# FAO ViperLover.



## Josh-sama (Sep 26, 2008)

_Probably not my place to be making such a statement, as I in no way have a DWA Exotic, or have plans to._

James. Seriously, you're 16, same age as me and you're quite determined in become a DWA licence holder & hobbyist. I'm the same (Except with normal exotics LOL) I'm 16 (Well, 2 weeks off.) and I used to be like you, really eager with questions, repeating advice without knowing what the hell I was on about.

Know where it got me?
Being continuously bashed, flamed and abused!

So seriously mate, take in advice people have been giving you the past few weeks. To quote someones post:
*
It won't be the TV & Internet stars mentoring you and helping you in time of need when you want to go for this DWA and have it all in place. It'll be the members of the DWA section on this forum*.

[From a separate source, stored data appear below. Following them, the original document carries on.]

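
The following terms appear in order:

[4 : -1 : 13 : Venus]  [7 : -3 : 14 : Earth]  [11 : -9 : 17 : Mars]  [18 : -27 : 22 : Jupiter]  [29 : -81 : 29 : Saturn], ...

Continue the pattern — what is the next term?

First coordinate — each term is the sum of the two before it: 4, 7, 11, 18, 29 → 47.
Second coordinate: -1, -3, -9, -27, -81 → -243 (×3 each step).
For the third coordinate, differences are 1, 3, 5, … (increasing by 2 each time): 13, 14, 17, 22, 29 → 38.
For the planet, runs through the planets Mercury→Neptune: Venus, Earth, Mars, Jupiter, Saturn → Uranus.
Putting it together: [47 : -243 : 38 : Uranus].

[47 : -243 : 38 : Uranus]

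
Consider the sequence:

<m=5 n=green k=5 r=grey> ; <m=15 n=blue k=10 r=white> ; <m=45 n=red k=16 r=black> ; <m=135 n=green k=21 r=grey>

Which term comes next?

<m=405 n=blue k=27 r=white>

M: ×3 each step, so 5, 15, 45, 135 → 405.
For the n, repeats green → blue → red: green, blue, red, green → blue.
K: alternating steps +5, +6, +5, +6, …; 5, 10, 16, 21 → 27.
R: repeats grey → white → black; grey, white, black, grey → white.
So the next term is <m=405 n=blue k=27 r=white>.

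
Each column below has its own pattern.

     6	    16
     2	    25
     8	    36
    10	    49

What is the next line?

18  64

First component: each term is the sum of the two before it; 6, 2, 8, 10 → 18.
Second component: perfect squares: 4², 5², 6², …; 16, 25, 36, 49 → 64.
So the next line is 18  64.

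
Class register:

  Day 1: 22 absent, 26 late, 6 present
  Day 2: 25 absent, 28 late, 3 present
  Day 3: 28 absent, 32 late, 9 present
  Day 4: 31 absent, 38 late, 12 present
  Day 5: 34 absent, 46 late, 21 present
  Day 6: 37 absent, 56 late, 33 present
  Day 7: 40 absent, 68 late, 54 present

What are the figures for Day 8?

43 absent, 82 late, 87 present

Absent: +3 each step; 22, 25, 28, 31, 34, 37, 40 → 43.
Late — differences are 2, 4, 6, … (increasing by 2 each time): 26, 28, 32, 38, 46, 56, 68 → 82.
Present goes 6, 3, 9, 12, 21, 33, 54 → 87 (each term is the sum of the two before it).
So the next row is 43 absent, 82 late, 87 present.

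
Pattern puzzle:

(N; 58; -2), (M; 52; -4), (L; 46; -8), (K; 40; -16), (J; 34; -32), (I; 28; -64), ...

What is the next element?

(H; 22; -128)

Letter — letters move back 1 place in the alphabet: N, M, L, K, J, I → H.
Second slot: −6 each step; 58, 52, 46, 40, 34, 28 → 22.
Third slot: ×2 each step, so -2, -4, -8, -16, -32, -64 → -128.
Combining the parts gives (H; 22; -128).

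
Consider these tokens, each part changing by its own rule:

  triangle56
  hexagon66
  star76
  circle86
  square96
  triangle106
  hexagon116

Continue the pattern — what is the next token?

Shape — repeats triangle → hexagon → star → circle → square: triangle, hexagon, star, circle, square, triangle, hexagon → star.
Second component: 56, 66, 76, 86, 96, 106, 116 → 126 (+10 each step).
So the next token is star126.

star126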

Take it from someone who's been in the same shoes as you and seriously back down from it all mate. I mean, you don't even own a snake. Maybe you should focus on that, before diving straight into the pit full of things which will kill you.

/rant.


----------



## Josh-sama (Sep 26, 2008)

Really think this should be read by you James.


----------



## SiUK (Feb 15, 2007)

I would imagine it has been, I also think that it should of been a PM and not a thread.


----------



## kenneally1 (Feb 17, 2009)

SiUK said:


> I would imagine it has been, I also think that it should of been a PM and not a thread.


 
spot on Si !


----------



## ViperLover (Jun 7, 2009)

I appreciate the advise...Thankyou.


But this should've been a PM....I am disappointed you've posted my dirty washing on the forum.

Mods, Lock this thread please. Thankyou


----------



## ViperLover (Jun 7, 2009)

SiUK said:


> I would imagine it has been, I also think that it should of been a PM and not a thread.


 
Cheers, Si.

Atleast some people stay loyal....Yes, I've taken a hammering for my over-enthusiasm.

But theres no need to post this for all to see.


----------